Computing the triangular numbers is pretty straightforward in Brainfuck. The following code can be used to compress pairs of values $(m,n)$ into a single value:
[->+>>+<<<]>
[
[->+<<+>]
>-[-<+>]<
]
>>[-<<<+>>>]<<<
It requires $4$ cells of memory, including the two cells of memory to be compressed and two additional empty cells to be used as "scratch space". It acts on these cells as follows:
The inverse mapping is a little more complex to implement. To extract from the number the pair of numbers $(m,n)$, we can first compute the index of the largest triangular number less than or equal to $N$, which gives us the value $m+n$. The difference between this triangular number and $N$ gives us $n$, which we can then subtract from $m+n$ to obtain $m$ as well. The following code is based on this algorithm:
+[->+>+<<]>[-<+>]>
[
>>+
[-<+<[-<]<[>]>>>]
<[->+<]
<
]
>>-
[-<+<+>>]<<[->>+<<]>
[
-<+
[-<+<->>]
<[->+<]>>
]
<<<-[->+>-<<]
>>[-<<+>>]>>[-]<<<<
It requires $5$ cells of memory, including one cell containing the original number and four additional cells to be used as "scratch space", and acts like this:
The compression algorithm runs in $\Theta(M^2)$ time, where $M$ is the maximum of the two numbers, and the decompression algorithm runs in $\Theta(N\sqrt N)$ time, where $N$ is the value of the number to be decompressed. (Alternatively, the decompression algorithm is $\Theta(M^3)$ time, where $M$ is the largest of the two numbers compressed into $N$.) As a matter of fact, the "faster movement" algorithm that I included earlier in this post without explanation is based on the same idea as this decompression algorithm. It works by essentially "decompressing" the natural number to be moved into two much smaller natural numbers, and then moving each of those two using the less efficient naive method.

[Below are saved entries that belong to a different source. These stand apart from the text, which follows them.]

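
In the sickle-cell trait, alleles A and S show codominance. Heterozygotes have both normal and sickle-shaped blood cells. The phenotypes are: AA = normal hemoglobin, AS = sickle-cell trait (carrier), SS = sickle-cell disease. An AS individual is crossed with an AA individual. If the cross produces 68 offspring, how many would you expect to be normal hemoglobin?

Punnett square for AS × AA:
Offspring genotypes: 2 AA, 2 AS
Phenotype counts: 2 normal hemoglobin, 2 sickle-cell trait (carrier)
normal hemoglobin: 2 out of 4 → fraction 1/2
Expected count = 1/2 × 68 = 34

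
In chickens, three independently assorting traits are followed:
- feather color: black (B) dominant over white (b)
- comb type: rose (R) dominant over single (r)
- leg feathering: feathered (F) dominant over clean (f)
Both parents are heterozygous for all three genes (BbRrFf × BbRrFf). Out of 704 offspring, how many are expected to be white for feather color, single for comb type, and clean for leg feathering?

Trihybrid cross: BbRrFf × BbRrFf
Each trait segregates independently with a 3:1 phenotypic ratio, so each gene contributes 3/4 (dominant) or 1/4 (recessive).
Target: white (feather color), single (comb type), clean (leg feathering)
Probability = product of independent per-trait probabilities
= 1/4 × 1/4 × 1/4 = 1/64
Expected count = 1/64 × 704 = 11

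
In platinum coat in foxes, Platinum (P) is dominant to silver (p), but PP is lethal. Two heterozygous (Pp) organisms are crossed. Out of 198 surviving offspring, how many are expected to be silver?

Cross: Pp × Pp
Punnett square offspring (before lethality): 1 PP, 2 Pp, 1 pp
The PP genotype is lethal (embryos die); surviving offspring: 2 Pp, 1 pp
silver: 1 out of 3 → fraction 1/3
Expected count = 1/3 × 198 = 66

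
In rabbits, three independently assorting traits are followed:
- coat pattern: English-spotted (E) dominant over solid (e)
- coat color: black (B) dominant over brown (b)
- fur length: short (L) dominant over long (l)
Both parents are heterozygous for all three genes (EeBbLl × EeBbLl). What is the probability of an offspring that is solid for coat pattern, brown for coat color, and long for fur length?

Trihybrid cross: EeBbLl × EeBbLl
Each trait segregates independently with a 3:1 phenotypic ratio, so each gene contributes 3/4 (dominant) or 1/4 (recessive).
Target: solid (coat pattern), brown (coat color), long (fur length)
Probability = product of independent per-trait probabilities
= 1/4 × 1/4 × 1/4 = 1/64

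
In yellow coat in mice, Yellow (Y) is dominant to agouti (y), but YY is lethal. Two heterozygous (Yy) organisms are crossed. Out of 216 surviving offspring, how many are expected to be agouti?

Cross: Yy × Yy
Punnett square offspring (before lethality): 1 YY, 2 Yy, 1 yy
The YY genotype is lethal (embryos die); surviving offspring: 2 Yy, 1 yy
agouti: 1 out of 3 → fraction 1/3
Expected count = 1/3 × 216 = 72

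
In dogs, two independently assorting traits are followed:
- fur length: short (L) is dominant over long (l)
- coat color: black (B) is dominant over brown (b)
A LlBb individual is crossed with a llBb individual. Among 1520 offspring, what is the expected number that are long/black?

Dihybrid cross LlBb × llBb — consider each gene separately:
fur length: Ll × ll → 2 Ll, 2 ll → 2 L_ : 2 ll (out of 4)
coat color: Bb × Bb → 1 BB, 2 Bb, 1 bb → 3 B_ : 1 bb (out of 4)
Combine (counts out of 4 × 4 = 16): short/black (L_B_) = 2×3 = 6; short/brown (L_bb) = 2×1 = 2; long/black (llB_) = 2×3 = 6; long/brown (llbb) = 2×1 = 2
Phenotype counts (out of 16): 6 short/black, 2 short/brown, 6 long/black, 2 long/brown
long/black: 6 out of 16 → fraction 3/8
Expected count = 3/8 × 1520 = 570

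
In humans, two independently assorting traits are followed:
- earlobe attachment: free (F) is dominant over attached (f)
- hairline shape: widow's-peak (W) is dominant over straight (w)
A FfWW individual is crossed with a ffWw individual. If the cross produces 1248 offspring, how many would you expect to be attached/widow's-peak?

Dihybrid cross FfWW × ffWw — consider each gene separately:
earlobe attachment: Ff × ff → 2 Ff, 2 ff → 2 F_ : 2 ff (out of 4)
hairline shape: WW × Ww → 2 WW, 2 Ww → 4 W_ (out of 4)
Combine (counts out of 4 × 4 = 16): free/widow's-peak (F_W_) = 2×4 = 8; attached/widow's-peak (ffW_) = 2×4 = 8
Phenotype counts (out of 16): 8 free/widow's-peak, 8 attached/widow's-peak
attached/widow's-peak: 8 out of 16 → fraction 1/2
Expected count = 1/2 × 1248 = 624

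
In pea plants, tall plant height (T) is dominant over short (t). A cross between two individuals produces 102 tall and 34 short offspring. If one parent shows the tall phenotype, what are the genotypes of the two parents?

Observed offspring: 102 tall, 34 short
The observed ratio simplifies to 3:1. Short (tt) offspring appear, so each parent must contribute one t allele. The parent stated to show tall carries T, so it is Tt. The other parent is then either Tt or tt: Tt × tt would give a 1:1 split, whereas Tt × Tt gives 3:1 — matching the data. So both parents are heterozygous (Tt × Tt).
Parent genotypes: Tt × Tt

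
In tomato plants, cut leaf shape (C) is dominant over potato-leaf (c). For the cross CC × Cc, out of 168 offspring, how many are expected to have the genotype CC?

Punnett square for CC × Cc:
Offspring genotypes: 2 CC, 2 Cc
Total offspring: 4
Count with target: 2
Probability: 2/4 = 1/2
Expected count = 1/2 × 168 = 84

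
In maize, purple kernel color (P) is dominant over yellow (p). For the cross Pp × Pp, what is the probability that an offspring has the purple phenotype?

Punnett square for Pp × Pp:
Offspring genotypes: 1 PP, 2 Pp, 1 pp
Total offspring: 4
Count with target: 3
Probability: 3/4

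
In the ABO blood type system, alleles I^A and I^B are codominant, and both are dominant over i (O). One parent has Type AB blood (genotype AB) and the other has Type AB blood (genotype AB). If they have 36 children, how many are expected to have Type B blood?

Cross: AB × AB
Possible offspring genotypes: 1 AA, 2 AB, 1 BB
Blood type counts: 1 Type A, 2 Type AB, 1 Type B
Probability of Type B: 1/4
Expected count = 1/4 × 36 = 9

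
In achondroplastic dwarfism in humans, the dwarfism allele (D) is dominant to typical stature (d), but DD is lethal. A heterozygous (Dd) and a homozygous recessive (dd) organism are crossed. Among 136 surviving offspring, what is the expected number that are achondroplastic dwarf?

Cross: Dd × dd
Punnett square offspring (before lethality): 2 Dd, 2 dd
No DD offspring are produced in this cross.
achondroplastic dwarf: 2 out of 4 → fraction 1/2
Expected count = 1/2 × 136 = 68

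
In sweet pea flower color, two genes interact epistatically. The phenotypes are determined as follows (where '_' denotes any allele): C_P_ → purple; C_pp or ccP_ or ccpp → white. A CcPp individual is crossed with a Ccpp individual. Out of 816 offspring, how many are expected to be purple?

Cross: CcPp × Ccpp — consider each gene separately:
C gene: Cc × Cc → 1 CC, 2 Cc, 1 cc → 3 C_ : 1 cc (out of 4)
P gene: Pp × pp → 2 Pp, 2 pp → 2 P_ : 2 pp (out of 4)
Genotype classes (out of 4 × 4 = 16): C_P_ = 3×2 = 6; C_pp = 3×2 = 6; ccP_ = 1×2 = 2; ccpp = 1×2 = 2
Apply the phenotype rules: C_P_ (6) → purple; C_pp (6) + ccP_ (2) + ccpp (2) → white
Phenotype counts (out of 16): 6 purple, 10 white
purple: 6 out of 16 → fraction 3/8
Expected count = 3/8 × 816 = 306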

By iterating the above compression/decompression technique, we can compress an arbitrary number of different natural number values into a single cell. We can even compress arbitrary-length finite lists of natural number values into a single value. The caveat is that this doesn't actually do much for us in practice, since repeated compression via the above technique gives rise to astronomically large numbers. (The size of the compressed value may grow double-exponentially in the number of values being compressed.) Despite this, the fact that we can accomplish this is still at least philosophically interesting.